El maíz lidera la recuperación de la cosecha gruesa
A diferencia de campañas anteriores, el buen desempeño de la fina no fue seguido por un verano seco. Por el contrario, las lluvias continuaron durante la primavera y el inicio del verano, fortaleciendo las perspectivas para la cosecha gruesa. En este marco, el maíz se posiciona como uno de los grandes protagonistas: con un rebote en el área sembrada y una mayor adopción de variedades tempranas, la producción podría alcanzar 61 millones de toneladas, un incremento interanual del 22% y un nuevo récord histórico.
Reconfiguración del área agrícola
El avance del maíz y del girasol se da en detrimento de la soja, cuya superficie se reduciría en 1,4 millones de hectáreas hasta 16,4 millones. Con ello, la producción de la oleaginosa se proyecta en 47 millones de toneladas, un 5% menos que en el ciclo previo. El girasol, en cambio, muestra una expansión del 13% en el área sembrada, hasta 2,7 millones de hectáreas —el mayor nivel del siglo—, con una producción estimada superior a las 5,5 millones de toneladas.
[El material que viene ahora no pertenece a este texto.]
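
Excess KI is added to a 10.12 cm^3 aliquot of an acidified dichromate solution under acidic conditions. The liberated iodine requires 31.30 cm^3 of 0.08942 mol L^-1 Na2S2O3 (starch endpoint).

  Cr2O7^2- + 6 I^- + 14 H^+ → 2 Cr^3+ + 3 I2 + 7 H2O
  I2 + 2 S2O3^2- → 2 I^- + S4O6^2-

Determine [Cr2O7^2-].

n(S2O3^2-) = 0.03130 × 0.08942 = 2.799 × 10^-3 mol
n(I2) = n(S2O3^2-)/2 = 1.399 × 10^-3 mol
From the 1:3 ratio, n(Cr2O7^2-) in the aliquot = 1/3 × 1.399 × 10^-3 = 4.665 × 10^-4 mol
[Cr2O7^2-] = 4.665 × 10^-4 / 0.01012 = 0.04609 mol/L

0.04609 mol/L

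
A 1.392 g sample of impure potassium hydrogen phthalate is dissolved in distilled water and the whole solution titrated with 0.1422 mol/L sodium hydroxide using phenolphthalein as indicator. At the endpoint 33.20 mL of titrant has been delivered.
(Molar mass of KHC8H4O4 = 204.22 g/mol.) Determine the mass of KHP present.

0.9641 g

KHC8H4O4 + NaOH → KNaC8H4O4 + H2O
n(NaOH) = 0.03320 L × 0.1422 mol/L = 4.721 × 10^-3 mol
n(KHC8H4O4) = 4.721 × 10^-3 mol (1:1 ratio)
mass of KHC8H4O4 = 4.721 × 10^-3 × 204.22 g/mol = 0.9641 g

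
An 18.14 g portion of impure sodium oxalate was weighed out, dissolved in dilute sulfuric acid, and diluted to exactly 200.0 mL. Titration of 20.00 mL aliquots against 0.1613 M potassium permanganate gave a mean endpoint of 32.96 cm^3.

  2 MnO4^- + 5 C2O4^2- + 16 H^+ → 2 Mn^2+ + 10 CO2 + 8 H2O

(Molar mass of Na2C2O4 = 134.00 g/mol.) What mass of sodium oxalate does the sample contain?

n(KMnO4) per titration = 0.03296 × 0.1613 = 5.316 × 10^-3 mol
From the 5:2 ratio, n(Na2C2O4) in each aliquot = 5/2 × 5.316 × 10^-3 = 0.01329 mol
n(Na2C2O4) in the whole flask = 0.01329 × 200.0/20.00 = 0.1329 mol
mass of Na2C2O4 = 0.1329 × 134.00 = 17.81 g

17.81 g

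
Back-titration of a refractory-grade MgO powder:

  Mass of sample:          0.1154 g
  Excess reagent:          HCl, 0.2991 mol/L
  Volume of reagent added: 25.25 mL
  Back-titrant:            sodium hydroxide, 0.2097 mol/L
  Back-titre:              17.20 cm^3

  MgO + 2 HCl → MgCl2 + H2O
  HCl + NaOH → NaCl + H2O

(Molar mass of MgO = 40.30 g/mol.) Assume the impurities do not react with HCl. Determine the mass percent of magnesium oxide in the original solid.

68.89 %

n(HCl) added = 0.02525 × 0.2991 = 7.552 × 10^-3 mol
n(NaOH) used in back-titration = 0.01720 × 0.2097 = 3.607 × 10^-3 mol
n(HCl) left over = 3.607 × 10^-3 mol (1:1 ratio)
n(HCl) consumed by analyte = 7.552 × 10^-3 − 3.607 × 10^-3 = 3.945 × 10^-3 mol
From the 1:2 ratio, n(MgO) = 1/2 × 3.945 × 10^-3 = 1.973 × 10^-3 mol
mass of MgO = 1.973 × 10^-3 × 40.30 = 0.07950 g
% MgO = 0.07950 / 0.1154 × 100 = 68.89 %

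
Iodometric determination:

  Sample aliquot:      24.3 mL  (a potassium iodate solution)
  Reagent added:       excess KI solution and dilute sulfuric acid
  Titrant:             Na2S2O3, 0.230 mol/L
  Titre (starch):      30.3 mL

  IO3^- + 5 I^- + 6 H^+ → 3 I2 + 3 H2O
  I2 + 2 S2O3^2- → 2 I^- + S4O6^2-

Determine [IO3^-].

0.0478 mol/L

n(S2O3^2-) = 0.0303 × 0.230 = 6.97 × 10^-3 mol
n(I2) = n(S2O3^2-)/2 = 3.48 × 10^-3 mol
From the 1:3 ratio, n(IO3^-) in the aliquot = 1/3 × 3.48 × 10^-3 = 1.16 × 10^-3 mol
[IO3^-] = 1.16 × 10^-3 / 0.0243 = 0.0478 mol/L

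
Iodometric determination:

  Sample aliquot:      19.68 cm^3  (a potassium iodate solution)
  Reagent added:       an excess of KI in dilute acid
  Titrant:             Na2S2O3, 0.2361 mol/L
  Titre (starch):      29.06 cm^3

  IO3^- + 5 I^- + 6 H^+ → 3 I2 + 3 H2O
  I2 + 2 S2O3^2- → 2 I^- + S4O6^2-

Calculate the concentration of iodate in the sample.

0.05811 mol/L

n(S2O3^2-) = 0.02906 × 0.2361 = 6.861 × 10^-3 mol
n(I2) = n(S2O3^2-)/2 = 3.431 × 10^-3 mol
From the 1:3 ratio, n(IO3^-) in the aliquot = 1/3 × 3.431 × 10^-3 = 1.144 × 10^-3 mol
[IO3^-] = 1.144 × 10^-3 / 0.01968 = 0.05811 mol/L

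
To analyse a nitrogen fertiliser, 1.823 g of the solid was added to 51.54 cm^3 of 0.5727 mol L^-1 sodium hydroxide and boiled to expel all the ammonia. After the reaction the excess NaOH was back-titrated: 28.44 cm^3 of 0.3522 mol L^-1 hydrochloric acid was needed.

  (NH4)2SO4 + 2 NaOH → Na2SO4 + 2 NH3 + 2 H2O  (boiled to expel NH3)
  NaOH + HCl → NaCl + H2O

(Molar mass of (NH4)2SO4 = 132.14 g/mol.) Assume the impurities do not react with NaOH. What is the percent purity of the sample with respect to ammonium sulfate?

n(NaOH) added = 0.05154 × 0.5727 = 0.02952 mol
n(HCl) used in back-titration = 0.02844 × 0.3522 = 0.01002 mol
n(NaOH) left over = 0.01002 mol (1:1 ratio)
n(NaOH) consumed by analyte = 0.02952 − 0.01002 = 0.01950 mol
From the 1:2 ratio, n((NH4)2SO4) = 1/2 × 0.01950 = 9.750 × 10^-3 mol
mass of (NH4)2SO4 = 9.750 × 10^-3 × 132.14 = 1.288 g
% (NH4)2SO4 = 1.288 / 1.823 × 100 = 70.67 %

70.67 %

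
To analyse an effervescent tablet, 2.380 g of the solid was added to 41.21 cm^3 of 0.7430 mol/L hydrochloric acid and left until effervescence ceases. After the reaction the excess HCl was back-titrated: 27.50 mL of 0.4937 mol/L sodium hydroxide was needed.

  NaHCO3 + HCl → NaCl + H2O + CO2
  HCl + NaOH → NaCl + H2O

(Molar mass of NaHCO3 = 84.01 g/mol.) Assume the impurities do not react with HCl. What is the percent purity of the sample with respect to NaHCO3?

60.16 %

n(HCl) added = 0.04121 × 0.7430 = 0.03062 mol
n(NaOH) used in back-titration = 0.02750 × 0.4937 = 0.01358 mol
n(HCl) left over = 0.01358 mol (1:1 ratio)
n(HCl) consumed by analyte = 0.03062 − 0.01358 = 0.01704 mol
n(NaHCO3) = 0.01704 mol (1:1 ratio)
mass of NaHCO3 = 0.01704 × 84.01 = 1.432 g
% NaHCO3 = 1.432 / 2.380 × 100 = 60.16 %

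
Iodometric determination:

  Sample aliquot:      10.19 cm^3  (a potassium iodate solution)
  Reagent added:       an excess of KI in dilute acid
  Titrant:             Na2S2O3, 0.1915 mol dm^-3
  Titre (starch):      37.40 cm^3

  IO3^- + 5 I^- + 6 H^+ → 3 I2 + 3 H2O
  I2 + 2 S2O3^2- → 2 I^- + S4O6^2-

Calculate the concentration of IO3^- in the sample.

n(S2O3^2-) = 0.03740 × 0.1915 = 7.162 × 10^-3 mol
n(I2) = n(S2O3^2-)/2 = 3.581 × 10^-3 mol
From the 1:3 ratio, n(IO3^-) in the aliquot = 1/3 × 3.581 × 10^-3 = 1.194 × 10^-3 mol
[IO3^-] = 1.194 × 10^-3 / 0.01019 = 0.1171 mol/L

0.1171 mol/L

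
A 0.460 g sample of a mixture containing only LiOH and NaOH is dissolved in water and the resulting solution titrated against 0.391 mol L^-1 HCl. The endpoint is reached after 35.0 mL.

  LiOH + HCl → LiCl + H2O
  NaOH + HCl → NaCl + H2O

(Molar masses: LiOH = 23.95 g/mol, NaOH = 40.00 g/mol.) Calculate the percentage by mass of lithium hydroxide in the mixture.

28.4 %

n(HCl) = 0.0350 × 0.391 = 0.0137 mol
Let x = n(LiOH), y = n(NaOH).
Titrant: 1x + 1y = 0.0137;  mass: 23.95x + 40.00y = 0.460
Solving, x = 5.45 × 10^-3 mol, y = 8.24 × 10^-3 mol
mass of LiOH = 5.45 × 10^-3 × 23.95 = 0.130 g
% LiOH = 0.130 / 0.460 × 100 = 28.4 %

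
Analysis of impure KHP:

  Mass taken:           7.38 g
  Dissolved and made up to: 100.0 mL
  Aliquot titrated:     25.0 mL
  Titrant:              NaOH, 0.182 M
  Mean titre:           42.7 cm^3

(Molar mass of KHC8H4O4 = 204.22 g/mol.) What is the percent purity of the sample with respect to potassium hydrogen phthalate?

KHC8H4O4 + NaOH → KNaC8H4O4 + H2O
n(NaOH) per titration = 0.0427 × 0.182 = 7.77 × 10^-3 mol
n(KHC8H4O4) in each aliquot = 7.77 × 10^-3 mol (1:1 ratio)
n(KHC8H4O4) in the whole flask = 7.77 × 10^-3 × 100.0/25.0 = 0.0311 mol
mass of KHC8H4O4 = 0.0311 × 204.22 = 6.35 g
% KHC8H4O4 = 6.35 / 7.38 × 100 = 86.0 %

86.0 %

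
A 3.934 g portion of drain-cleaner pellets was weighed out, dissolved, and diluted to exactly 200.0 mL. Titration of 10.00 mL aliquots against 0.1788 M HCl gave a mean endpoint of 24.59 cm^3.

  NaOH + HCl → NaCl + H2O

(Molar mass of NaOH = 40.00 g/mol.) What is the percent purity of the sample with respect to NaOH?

89.41 %

n(HCl) per titration = 0.02459 × 0.1788 = 4.397 × 10^-3 mol
n(NaOH) in each aliquot = 4.397 × 10^-3 mol (1:1 ratio)
n(NaOH) in the whole flask = 4.397 × 10^-3 × 200.0/10.00 = 0.08793 mol
mass of NaOH = 0.08793 × 40.00 = 3.517 g
% NaOH = 3.517 / 3.934 × 100 = 89.41 %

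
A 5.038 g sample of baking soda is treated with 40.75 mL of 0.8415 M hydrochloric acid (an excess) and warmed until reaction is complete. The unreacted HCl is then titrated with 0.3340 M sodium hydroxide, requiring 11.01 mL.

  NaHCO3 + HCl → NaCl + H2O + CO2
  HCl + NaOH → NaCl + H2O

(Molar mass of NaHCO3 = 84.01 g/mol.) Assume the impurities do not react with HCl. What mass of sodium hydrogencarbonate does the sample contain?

2.572 g

n(HCl) added = 0.04075 × 0.8415 = 0.03429 mol
n(NaOH) used in back-titration = 0.01101 × 0.3340 = 3.677 × 10^-3 mol
n(HCl) left over = 3.677 × 10^-3 mol (1:1 ratio)
n(HCl) consumed by analyte = 0.03429 − 3.677 × 10^-3 = 0.03061 mol
n(NaHCO3) = 0.03061 mol (1:1 ratio)
mass of NaHCO3 = 0.03061 × 84.01 = 2.572 g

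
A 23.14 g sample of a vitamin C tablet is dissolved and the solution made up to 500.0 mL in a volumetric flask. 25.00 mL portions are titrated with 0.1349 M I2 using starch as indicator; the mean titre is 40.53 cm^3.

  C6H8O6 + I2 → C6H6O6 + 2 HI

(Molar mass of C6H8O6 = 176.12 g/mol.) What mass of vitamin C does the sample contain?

19.26 g

n(I2) per titration = 0.04053 × 0.1349 = 5.467 × 10^-3 mol
n(C6H8O6) in each aliquot = 5.467 × 10^-3 mol (1:1 ratio)
n(C6H8O6) in the whole flask = 5.467 × 10^-3 × 500.0/25.00 = 0.1093 mol
mass of C6H8O6 = 0.1093 × 176.12 = 19.26 g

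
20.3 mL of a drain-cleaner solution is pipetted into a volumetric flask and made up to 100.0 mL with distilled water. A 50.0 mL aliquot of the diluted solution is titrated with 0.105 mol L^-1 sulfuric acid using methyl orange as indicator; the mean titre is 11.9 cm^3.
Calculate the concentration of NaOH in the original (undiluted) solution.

2 NaOH + H2SO4 → Na2SO4 + 2 H2O
n(H2SO4) = 0.0119 × 0.105 = 1.25 × 10^-3 mol
From the 2:1 ratio, n(NaOH) in the aliquot = 2/1 × 1.25 × 10^-3 = 2.50 × 10^-3 mol
[NaOH]_dilute = 2.50 × 10^-3 / 0.0500 = 0.0500 mol/L
Dilution factor = 100.0 / 20.3 = 4.926
[NaOH]_stock = 0.0500 × 4.926 = 0.246 mol/L

0.246 mol/L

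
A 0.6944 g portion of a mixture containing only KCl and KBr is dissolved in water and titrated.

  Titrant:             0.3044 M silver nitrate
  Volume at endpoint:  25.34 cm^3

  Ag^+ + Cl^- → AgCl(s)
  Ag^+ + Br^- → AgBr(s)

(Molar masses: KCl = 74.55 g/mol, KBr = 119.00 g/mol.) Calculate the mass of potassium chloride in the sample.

n(AgNO3) = 0.02534 × 0.3044 = 7.713 × 10^-3 mol
Let x = n(KCl), y = n(KBr).
Titrant: 1x + 1y = 7.713 × 10^-3;  mass: 74.55x + 119.00y = 0.6944
Solving, x = 5.028 × 10^-3 mol, y = 2.685 × 10^-3 mol
mass of KCl = 5.028 × 10^-3 × 74.55 = 0.3749 g

0.3749 g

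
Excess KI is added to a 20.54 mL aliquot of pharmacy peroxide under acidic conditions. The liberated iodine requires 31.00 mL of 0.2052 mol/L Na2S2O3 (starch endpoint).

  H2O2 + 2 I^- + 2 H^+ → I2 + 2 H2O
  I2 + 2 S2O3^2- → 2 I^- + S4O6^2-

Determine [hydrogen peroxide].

0.1548 mol/L

n(S2O3^2-) = 0.03100 × 0.2052 = 6.361 × 10^-3 mol
n(I2) = n(S2O3^2-)/2 = 3.181 × 10^-3 mol
n(H2O2) in the aliquot = 3.181 × 10^-3 mol (1:1 ratio)
[H2O2] = 3.181 × 10^-3 / 0.02054 = 0.1548 mol/L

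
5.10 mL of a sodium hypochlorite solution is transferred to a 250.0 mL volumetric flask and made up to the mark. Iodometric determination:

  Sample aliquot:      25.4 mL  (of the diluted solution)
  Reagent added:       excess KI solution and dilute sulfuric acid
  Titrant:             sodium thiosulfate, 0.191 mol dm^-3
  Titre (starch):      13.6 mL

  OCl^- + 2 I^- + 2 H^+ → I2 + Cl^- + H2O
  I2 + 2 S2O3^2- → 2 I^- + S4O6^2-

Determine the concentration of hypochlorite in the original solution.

2.51 mol/L

n(S2O3^2-) = 0.0136 × 0.191 = 2.60 × 10^-3 mol
n(I2) = n(S2O3^2-)/2 = 1.30 × 10^-3 mol
n(OCl^-) in the aliquot = 1.30 × 10^-3 mol (1:1 ratio)
[OCl^-]_dilute = 1.30 × 10^-3 / 0.0254 = 0.0511 mol/L
[OCl^-]_original = 0.0511 × 250.0/5.10 = 2.51 mol/L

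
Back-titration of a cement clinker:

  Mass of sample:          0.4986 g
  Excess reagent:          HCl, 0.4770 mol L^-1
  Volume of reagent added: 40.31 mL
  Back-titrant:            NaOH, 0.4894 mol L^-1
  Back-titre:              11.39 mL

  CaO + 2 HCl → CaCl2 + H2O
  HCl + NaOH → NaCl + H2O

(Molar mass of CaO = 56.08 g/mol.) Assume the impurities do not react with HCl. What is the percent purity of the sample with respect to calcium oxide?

76.78 %

n(HCl) added = 0.04031 × 0.4770 = 0.01923 mol
n(NaOH) used in back-titration = 0.01139 × 0.4894 = 5.574 × 10^-3 mol
n(HCl) left over = 5.574 × 10^-3 mol (1:1 ratio)
n(HCl) consumed by analyte = 0.01923 − 5.574 × 10^-3 = 0.01365 mol
From the 1:2 ratio, n(CaO) = 1/2 × 0.01365 = 6.827 × 10^-3 mol
mass of CaO = 6.827 × 10^-3 × 56.08 = 0.3828 g
% CaO = 0.3828 / 0.4986 × 100 = 76.78 %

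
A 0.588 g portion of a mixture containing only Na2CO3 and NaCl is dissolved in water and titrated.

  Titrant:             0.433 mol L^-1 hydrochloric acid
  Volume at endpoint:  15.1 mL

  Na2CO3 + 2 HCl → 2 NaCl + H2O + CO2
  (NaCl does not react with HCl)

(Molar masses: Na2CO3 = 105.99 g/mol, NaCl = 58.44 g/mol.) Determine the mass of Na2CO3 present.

0.346 g

n(HCl) = 0.0151 × 0.433 = 6.54 × 10^-3 mol
Let x = n(Na2CO3), y = n(NaCl).
Titrant: 2x = 6.54 × 10^-3;  mass: 105.99x + 58.44y = 0.588
Solving, x = 3.27 × 10^-3 mol, y = 4.13 × 10^-3 mol
mass of Na2CO3 = 3.27 × 10^-3 × 105.99 = 0.346 g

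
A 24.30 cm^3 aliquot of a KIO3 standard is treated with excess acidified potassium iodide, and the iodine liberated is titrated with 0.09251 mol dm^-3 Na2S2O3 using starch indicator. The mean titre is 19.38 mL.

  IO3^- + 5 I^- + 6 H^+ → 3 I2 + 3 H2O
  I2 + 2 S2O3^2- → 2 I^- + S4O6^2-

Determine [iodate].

n(S2O3^2-) = 0.01938 × 0.09251 = 1.793 × 10^-3 mol
n(I2) = n(S2O3^2-)/2 = 8.964 × 10^-4 mol
From the 1:3 ratio, n(IO3^-) in the aliquot = 1/3 × 8.964 × 10^-4 = 2.988 × 10^-4 mol
[IO3^-] = 2.988 × 10^-4 / 0.02430 = 0.01230 mol/L

0.01230 mol/L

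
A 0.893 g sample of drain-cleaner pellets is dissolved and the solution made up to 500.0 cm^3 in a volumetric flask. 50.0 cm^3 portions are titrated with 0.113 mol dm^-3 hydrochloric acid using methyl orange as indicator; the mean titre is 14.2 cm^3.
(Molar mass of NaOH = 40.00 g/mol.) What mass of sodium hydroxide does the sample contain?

0.642 g

NaOH + HCl → NaCl + H2O
n(HCl) per titration = 0.0142 × 0.113 = 1.60 × 10^-3 mol
n(NaOH) in each aliquot = 1.60 × 10^-3 mol (1:1 ratio)
n(NaOH) in the whole flask = 1.60 × 10^-3 × 500.0/50.0 = 0.0160 mol
mass of NaOH = 0.0160 × 40.00 = 0.642 g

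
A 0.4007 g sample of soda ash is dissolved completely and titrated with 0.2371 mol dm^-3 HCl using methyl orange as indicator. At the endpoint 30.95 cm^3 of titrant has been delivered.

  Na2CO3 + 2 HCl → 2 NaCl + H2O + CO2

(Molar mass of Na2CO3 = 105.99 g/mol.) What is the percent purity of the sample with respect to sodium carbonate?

97.05 %

n(HCl) = 0.03095 L × 0.2371 mol/L = 7.338 × 10^-3 mol
From the 1:2 ratio, n(Na2CO3) = 1/2 × 7.338 × 10^-3 = 3.669 × 10^-3 mol
mass of Na2CO3 = 3.669 × 10^-3 × 105.99 g/mol = 0.3889 g
% Na2CO3 = 0.3889 / 0.4007 × 100 = 97.05 %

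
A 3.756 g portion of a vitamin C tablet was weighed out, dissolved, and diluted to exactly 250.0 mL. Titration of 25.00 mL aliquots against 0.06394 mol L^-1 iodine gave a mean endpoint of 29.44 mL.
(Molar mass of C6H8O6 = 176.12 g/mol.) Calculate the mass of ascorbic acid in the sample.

C6H8O6 + I2 → C6H6O6 + 2 HI
n(I2) per titration = 0.02944 × 0.06394 = 1.882 × 10^-3 mol
n(C6H8O6) in each aliquot = 1.882 × 10^-3 mol (1:1 ratio)
n(C6H8O6) in the whole flask = 1.882 × 10^-3 × 250.0/25.00 = 0.01882 mol
mass of C6H8O6 = 0.01882 × 176.12 = 3.315 g

3.315 g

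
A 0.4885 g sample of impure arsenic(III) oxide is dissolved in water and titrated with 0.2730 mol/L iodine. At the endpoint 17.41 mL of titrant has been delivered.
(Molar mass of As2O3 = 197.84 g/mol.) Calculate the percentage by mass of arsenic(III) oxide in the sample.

96.25 %

As2O3 + 2 I2 + 2 H2O → As2O5 + 4 HI
n(I2) = 0.01741 L × 0.2730 mol/L = 4.753 × 10^-3 mol
From the 1:2 ratio, n(As2O3) = 1/2 × 4.753 × 10^-3 = 2.376 × 10^-3 mol
mass of As2O3 = 2.376 × 10^-3 × 197.84 g/mol = 0.4702 g
% As2O3 = 0.4702 / 0.4885 × 100 = 96.25 %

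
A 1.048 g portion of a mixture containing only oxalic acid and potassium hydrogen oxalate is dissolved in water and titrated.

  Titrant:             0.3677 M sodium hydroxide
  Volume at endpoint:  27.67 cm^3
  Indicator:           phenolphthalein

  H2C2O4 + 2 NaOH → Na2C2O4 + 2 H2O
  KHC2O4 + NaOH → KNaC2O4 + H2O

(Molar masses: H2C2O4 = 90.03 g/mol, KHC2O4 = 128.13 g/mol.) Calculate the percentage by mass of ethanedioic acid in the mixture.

n(NaOH) = 0.02767 × 0.3677 = 0.01017 mol
Let x = n(H2C2O4), y = n(KHC2O4).
Titrant: 2x + 1y = 0.01017;  mass: 90.03x + 128.13y = 1.048
Solving, x = 1.538 × 10^-3 mol, y = 7.099 × 10^-3 mol
mass of H2C2O4 = 1.538 × 10^-3 × 90.03 = 0.1384 g
% H2C2O4 = 0.1384 / 1.048 × 100 = 13.21 %

13.21 %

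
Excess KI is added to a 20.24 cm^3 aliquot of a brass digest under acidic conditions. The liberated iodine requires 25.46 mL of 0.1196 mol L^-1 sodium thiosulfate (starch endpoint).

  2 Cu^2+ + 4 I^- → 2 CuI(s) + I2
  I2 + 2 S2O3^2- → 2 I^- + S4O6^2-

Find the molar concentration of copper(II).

0.1504 mol/L

n(S2O3^2-) = 0.02546 × 0.1196 = 3.045 × 10^-3 mol
n(I2) = n(S2O3^2-)/2 = 1.523 × 10^-3 mol
From the 2:1 ratio, n(Cu2+) in the aliquot = 2/1 × 1.523 × 10^-3 = 3.045 × 10^-3 mol
[Cu2+] = 3.045 × 10^-3 / 0.02024 = 0.1504 mol/L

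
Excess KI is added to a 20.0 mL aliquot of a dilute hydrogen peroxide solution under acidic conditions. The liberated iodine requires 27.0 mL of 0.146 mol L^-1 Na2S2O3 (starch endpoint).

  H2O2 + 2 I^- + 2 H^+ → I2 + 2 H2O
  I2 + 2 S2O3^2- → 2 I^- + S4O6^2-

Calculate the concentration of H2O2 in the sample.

0.0985 mol/L

n(S2O3^2-) = 0.0270 × 0.146 = 3.94 × 10^-3 mol
n(I2) = n(S2O3^2-)/2 = 1.97 × 10^-3 mol
n(H2O2) in the aliquot = 1.97 × 10^-3 mol (1:1 ratio)
[H2O2] = 1.97 × 10^-3 / 0.0200 = 0.0985 mol/L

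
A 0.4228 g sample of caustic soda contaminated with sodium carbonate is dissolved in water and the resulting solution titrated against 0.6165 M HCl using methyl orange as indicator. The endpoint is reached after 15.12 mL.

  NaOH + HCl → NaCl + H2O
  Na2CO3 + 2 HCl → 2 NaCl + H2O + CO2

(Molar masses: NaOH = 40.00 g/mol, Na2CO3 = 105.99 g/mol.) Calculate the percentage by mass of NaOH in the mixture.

n(HCl) = 0.01512 × 0.6165 = 9.321 × 10^-3 mol
Let x = n(NaOH), y = n(Na2CO3).
Titrant: 1x + 2y = 9.321 × 10^-3;  mass: 40.00x + 105.99y = 0.4228
Solving, x = 5.478 × 10^-3 mol, y = 1.922 × 10^-3 mol
mass of NaOH = 5.478 × 10^-3 × 40.00 = 0.2191 g
% NaOH = 0.2191 / 0.4228 × 100 = 51.83 %

51.83 %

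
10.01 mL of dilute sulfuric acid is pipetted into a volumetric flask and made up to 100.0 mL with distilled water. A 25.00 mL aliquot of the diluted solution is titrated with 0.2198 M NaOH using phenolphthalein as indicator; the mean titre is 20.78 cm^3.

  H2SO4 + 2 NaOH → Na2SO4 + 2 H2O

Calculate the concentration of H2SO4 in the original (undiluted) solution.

n(NaOH) = 0.02078 × 0.2198 = 4.567 × 10^-3 mol
From the 1:2 ratio, n(H2SO4) in the aliquot = 1/2 × 4.567 × 10^-3 = 2.284 × 10^-3 mol
[H2SO4]_dilute = 2.284 × 10^-3 / 0.02500 = 0.09135 mol/L
Dilution factor = 100.0 / 10.01 = 9.990
[H2SO4]_stock = 0.09135 × 9.990 = 0.9126 mol/L

0.9126 M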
Producción récord y fuerte impacto exportador
Con estos guarismos preliminares, la producción total de granos en la campaña 2025/26 podría alcanzar 154,8 millones de toneladas, un 12% más que en la campaña anterior y el mayor volumen de la historia, superando las 141,5 millones del ciclo 2018/19. Este salto productivo permitiría exportaciones por unas 110 millones de toneladas entre granos y subproductos, también un máximo histórico.
En términos de valor, el complejo agroindustrial generaría exportaciones por cerca de 36.800 millones de dólares. Si bien los precios internacionales muestran una tendencia más moderada, el mayor volumen consolida al agro como el principal proveedor de divisas y un pilar central para la economía argentina de cara a 2026.